Das ist die Antwort auf eine Frage, die jeder zu Beginn einer Amazon-
Kundenrezension beantworten muss. Loriot hätte bestimmt diese Überschrift gewählt..
Lustiger Gedanke, finde ich, dass Loriot Kundenrezensionen schreibt.
Es sind 'Bewegende Worte zu freudigen Ereignisen, Opern, Kindern, Hunden, weissen Mäusen,
Vögeln, Prominenten und so weiter'. Er schafft es, den einst berühmten
FAZ-Fragebogen gänzlich im Richard-Wagner-Dunstkreis zu beantworten:
Was ist für Sie das grösste Unglück ?
Bayreuth (Abfahrt)
Wo möchten Sie leben?
Tristan- Ecke Isoldenstrasse
Ihre Lieblingsfarbe?
Wotans grämliches Grau
Ihre Lieblingsnamen?
Ortlinde, Schwertleite, Helmtwige, Grimgerte, Roßweiße.
Wie möchten Sie sterben?
Morgendlich leuchtend im rosigen Schein.
Bei manchen Texten braucht man bloss die Überschrift lesen, um zu wissen,
dass es komisch wird, z.B.: 'Damenrede'
Viele Geburtstagsreden sind zum 60. Das scheint in Loriot-Kreisen ein beliebtes Alter zu sein.
Nur das Münchner Prinzregententheater ist älter: 90. Und nur der Diogenes Verlag ist jünger:30.

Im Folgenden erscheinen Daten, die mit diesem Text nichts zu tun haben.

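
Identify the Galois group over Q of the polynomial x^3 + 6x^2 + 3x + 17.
The polynomial is an irreducible cubic over Q and its discriminant is -16767, which is not a perfect square. For an irreducible cubic, a non-square discriminant gives Galois group S_3.

S_3, the symmetric group on 3 letters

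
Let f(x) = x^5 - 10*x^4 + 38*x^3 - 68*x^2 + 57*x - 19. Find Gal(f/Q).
The polynomial f is an irreducible quintic over Q, so G = Gal(f/Q) is a transitive subgroup of S_5: one of C_5 (5T1, order 5), D_5 (5T2, order 10), F_20 (5T3, order 20), A_5 (5T4, order 60) or S_5 (5T5, order 120). The discriminant of f is 2869, which is not a perfect square, so G is not contained in A_5. The transitive groups of degree 5 not contained in A_5 are: F_20 (5T3, order 20), S_5 (5T5, order 120). By Dedekind's theorem, for a prime p not dividing disc(f) the degrees of the irreducible factors of f mod p form the cycle type of an element of G. Factoring f modulo the first such prime p = 2, each new pattern first appears at: mod 2: f = (x^2 + x + 1)(x^3 + x^2 + 1), pattern 3+2. No other pattern occurs in this range, so the set of observed cycle types is {3+2}. Among the candidates above, the only group containing elements of all these cycle types is S_5 (5T5) — F_20 (5T3) lacks at least one of them. Hence G = S_5 (5T5), of order 120.

S_5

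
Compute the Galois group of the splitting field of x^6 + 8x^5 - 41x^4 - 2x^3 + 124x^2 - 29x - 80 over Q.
The polynomial f is an irreducible sextic over Q, so G = Gal(f/Q) is one of the 16 transitive subgroups 6T1, ..., 6T16 of S_6. The discriminant of f is 1770264843169 = 1330513^2, a perfect square, so G is contained in A_6. The transitive groups of degree 6 contained in A_6 are: A_4 (6T4, order 12), S_4 (6T7, order 24), (C_3 x C_3) : C_4 (6T10, order 36), PSL(2,5) (6T12, order 60), A_6 (6T15, order 360). By Dedekind's theorem, for a prime p not dividing disc(f) the degrees of the irreducible factors of f mod p form the cycle type of an element of G. Factoring f modulo the 21 such primes p <= 79 (skipping 19, which divides the discriminant), each new pattern first appears at: mod 2: f = (x)(x^5 + x^3 + 1), pattern 5+1; mod 7: f = (x^3 + 2x^2 + 4x + 2)(x^3 + 6x^2 + 6x + 2), pattern 3+3; mod 61: f = (x + 4)(x + 49)(x^2 + 6x + 44)(x^2 + 10x + 31), pattern 2+2+1+1. No other pattern occurs in this range, so the set of observed cycle types is {5+1, 3+3, 2+2+1+1}. The candidates containing elements of all these cycle types are PSL(2,5) (6T12) of order 60, A_6 (6T15) of order 360; the others are excluded. The observed types are precisely the cycle types that occur in PSL(2,5) (6T12) (apart from the identity). Each of the other remaining candidates has further cycle types, and by the Chebotarev density theorem the matching factorization patterns would occur for a proportion of primes equal to their share of the group: A_6 (6T15) additionally contains elements of type 4+2, 3+1+1+1 (130 of its 360 elements, about 36% of primes). None of the 21 primes tested shows any such pattern (for each of these groups the chance of that is below 10^-4), which rules them out. Hence G = PSL(2,5) (6T12), of order 60.

PSL(2,5), A_5 acting on 6 points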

Jedenfalls zum Zeitpunkt der Reden.
In der Geburtstagsrede für Joachim Kaiser teilt er zum erstenmal überhaupt mit, wie dieser zur
Musikkritik kam: Beim gemeinsamen Besuch eines Platzkonzerts einer bayerischen Trachtenkapelle
äußerte Adorno sein berühmtes Diktum
'Jaja, die Musik..'
Von da an wusste Kaiser welchen Weg er zu gehen hatte.
Weltkind in der Mitten ist die Süddeutsche Zeitung, zu deren 50. Geburtstag er erzählt, dass er,
wenn er diese ungestört und zur Gänze lesen möchte eine Rückfahrkarte für den Intercity München-
Stuttgart löst. ' Ich bin die Strecke seit Ende der fünfziger Jahre häufig gefahren, daher ist
mir das Blatt vertraut.'
Für Loriot muss eine Zeitung vor u.a. auch saugfähig sein , im Sinne eines Händlers, der auf dem
Markt Fisch verkauft.
Einmal war Loriots Hund von einem leiblichen Unwohlsein befallen, und hatte
verschiedene Funktionen vorübergehend nicht unter Kontrolle.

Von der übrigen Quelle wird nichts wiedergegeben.